NGOs include a wide variety of non-profit groups and institutions that operate alongside governments, both within and outside of Canada. Many NGOs work in areas such as international aid and development, international peacekeeping, urban and rural poverty, community health, community development, social services, immigrant support, etc. Language skills (bilingualism, multilingualism) are often helpful. In many of these areas, volunteer positions or internships are the best first steps toward paid work. Dedication to a cause, rather than to significant monetary gain, often has to be the motivation to work in this sector.
Many History majors work in business, and many of the most successful complete a Master’s in Business Administration (MBA) after finishing their first university degree. York’s Schulich School of Business is an excellent choice. Experience in the work world prior to applying to an MBA program is usually necessary. Consulting with business schools about admissions requirements is a good idea; this may shape the courses that you choose to take. Courses in Economics (or Business and Society) may be necessary.

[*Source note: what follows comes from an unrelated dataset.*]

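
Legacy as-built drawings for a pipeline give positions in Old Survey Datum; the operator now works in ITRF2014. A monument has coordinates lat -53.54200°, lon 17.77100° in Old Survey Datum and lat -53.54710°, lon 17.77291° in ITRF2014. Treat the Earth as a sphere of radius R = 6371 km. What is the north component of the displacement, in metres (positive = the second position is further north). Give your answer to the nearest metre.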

A History degree is a good first step toward careers in these fields. This is another area where volunteer work and internships can be helpful in getting a foot in the door. Advanced degrees in library science, museum studies, and History can enhance one’s career potential. For further information, ask the reference librarians at Scott Library.
A History degree is the first step toward becoming a History professor. After finishing the Honours B.A. the next steps are acquiring a Master’s degree (M.A.) and then a Ph.D. in History. An M.A. typically takes 1-2 years and a Ph.D. typically takes 5-7 years. In Canada, most students first obtain an M.A. and then a Ph.D. (often at different schools). In the United States, many students skip the M.A. or obtain a combined M.A./Ph.D. The systems elsewhere in the world vary. If you are interested in graduate studies in History, consult with professors (if possible, early in your university career) about what courses to take, what language and other skills are needed, and where to apply. Scholarships and other forms of funding are often available.